8. Kikuyu-owned or -controlled media outlets such as Kameme FM, The People, Nation, Citizen, etcetera unabashedly or subtly trumpet Kikuyu Power everyday.
9. There is the common retort that Uthamakism is an elite affair; that the majority of Kikuyus suffer like other Kenyans. Well, since the re-introduction of multiparty politics in Kenya in 1991, the Kikuyu have consistently voted for their own.
10.Jaramogi Oginga Odinga refused a British offer to take over Kenya's leadership, insisting on the release of Kenyatta from prison. And Oginga's son Raila in 2002 shelved his presidential ambition and declared support for Mwai Kibaki (Kibaki tosha!). The Kikuyu have never supported a presidential candidate from outside their community.

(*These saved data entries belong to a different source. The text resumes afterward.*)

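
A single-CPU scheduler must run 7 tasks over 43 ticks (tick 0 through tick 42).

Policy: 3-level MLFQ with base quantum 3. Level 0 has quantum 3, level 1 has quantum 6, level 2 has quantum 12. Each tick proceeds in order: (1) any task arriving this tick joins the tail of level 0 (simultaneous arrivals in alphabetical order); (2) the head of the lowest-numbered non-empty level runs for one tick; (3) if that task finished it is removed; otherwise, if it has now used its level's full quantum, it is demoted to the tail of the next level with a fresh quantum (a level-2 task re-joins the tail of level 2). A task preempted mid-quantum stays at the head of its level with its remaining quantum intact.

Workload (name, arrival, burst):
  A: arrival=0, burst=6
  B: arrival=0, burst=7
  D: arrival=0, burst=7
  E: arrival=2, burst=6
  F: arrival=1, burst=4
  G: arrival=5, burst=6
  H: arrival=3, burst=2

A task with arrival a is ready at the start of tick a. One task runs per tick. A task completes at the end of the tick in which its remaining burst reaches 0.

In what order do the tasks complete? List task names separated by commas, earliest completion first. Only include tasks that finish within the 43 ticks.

t=0: L0/L1/L2 = ABD/-/- → run A
t=1: L0/L1/L2 = ABDF/-/- → run A
t=2: L0/L1/L2 = ABDFE/-/- → run A
t=3: L0/L1/L2 = BDFEH/A/- → run B
t=4: L0/L1/L2 = BDFEH/A/- → run B
t=5: L0/L1/L2 = BDFEHG/A/- → run B
t=6: L0/L1/L2 = DFEHG/AB/- → run D
t=7: L0/L1/L2 = DFEHG/AB/- → run D
t=8: L0/L1/L2 = DFEHG/AB/- → run D
t=9: L0/L1/L2 = FEHG/ABD/- → run F
t=10: L0/L1/L2 = FEHG/ABD/- → run F
t=11: L0/L1/L2 = FEHG/ABD/- → run F
t=12: L0/L1/L2 = EHG/ABDF/- → run E
t=13: L0/L1/L2 = EHG/ABDF/- → run E
t=14: L0/L1/L2 = EHG/ABDF/- → run E
t=15: L0/L1/L2 = HG/ABDFE/- → run H
t=16: L0/L1/L2 = HG/ABDFE/- → run H
t=17: L0/L1/L2 = G/ABDFE/- → run G
t=18: L0/L1/L2 = G/ABDFE/- → run G
t=19: L0/L1/L2 = G/ABDFE/- → run G
t=20: L0/L1/L2 = -/ABDFEG/- → run A
t=21: L0/L1/L2 = -/ABDFEG/- → run A
t=22: L0/L1/L2 = -/ABDFEG/- → run A
t=23: L0/L1/L2 = -/BDFEG/- → run B
t=24: L0/L1/L2 = -/BDFEG/- → run B
t=25: L0/L1/L2 = -/BDFEG/- → run B
t=26: L0/L1/L2 = -/BDFEG/- → run B
t=27: L0/L1/L2 = -/DFEG/- → run D
t=28: L0/L1/L2 = -/DFEG/- → run D
t=29: L0/L1/L2 = -/DFEG/- → run D
t=30: L0/L1/L2 = -/DFEG/- → run D
t=31: L0/L1/L2 = -/FEG/- → run F
t=32: L0/L1/L2 = -/EG/- → run E
t=33: L0/L1/L2 = -/EG/- → run E
t=34: L0/L1/L2 = -/EG/- → run E
t=35: L0/L1/L2 = -/G/- → run G
t=36: L0/L1/L2 = -/G/- → run G
t=37: L0/L1/L2 = -/G/- → run G
t=38: (idle)
t=39: (idle)
t=40: (idle)
t=41: (idle)
t=42: (idle)

completion order = H, A, B, D, F, E, G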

From Jomo, to Kibaki and now Uhuru, Kikuyus have held some of the most powerful positions in government. Kenya's first broad-based government collapsed because Kikuyu oligarchs captured Kibaki, re-ethnicised state power and sidelined all the others in NARC coalition.
In his autobiography, Kibaki's Vice President Moody Awori writes: 'On days when we held the weekly Cabinet meetings at State House, I always went ahead of the rest of the Ministers to discuss with the President in his office matters that did not need to be brought to the Cabinet. On a number of occasions two powerful Ministers from Central Province would just barge into the President's office while I was still there, greet the President and continue a conversation with him in Kikuyu. Kibaki would feel embarrassed and respond in English or sometimes in Kiswahili, but it did not deter the two Ministers. They would continue talking to him in Kikuyu'.
Kenyans need to discuss the issue of Kikuyu Power.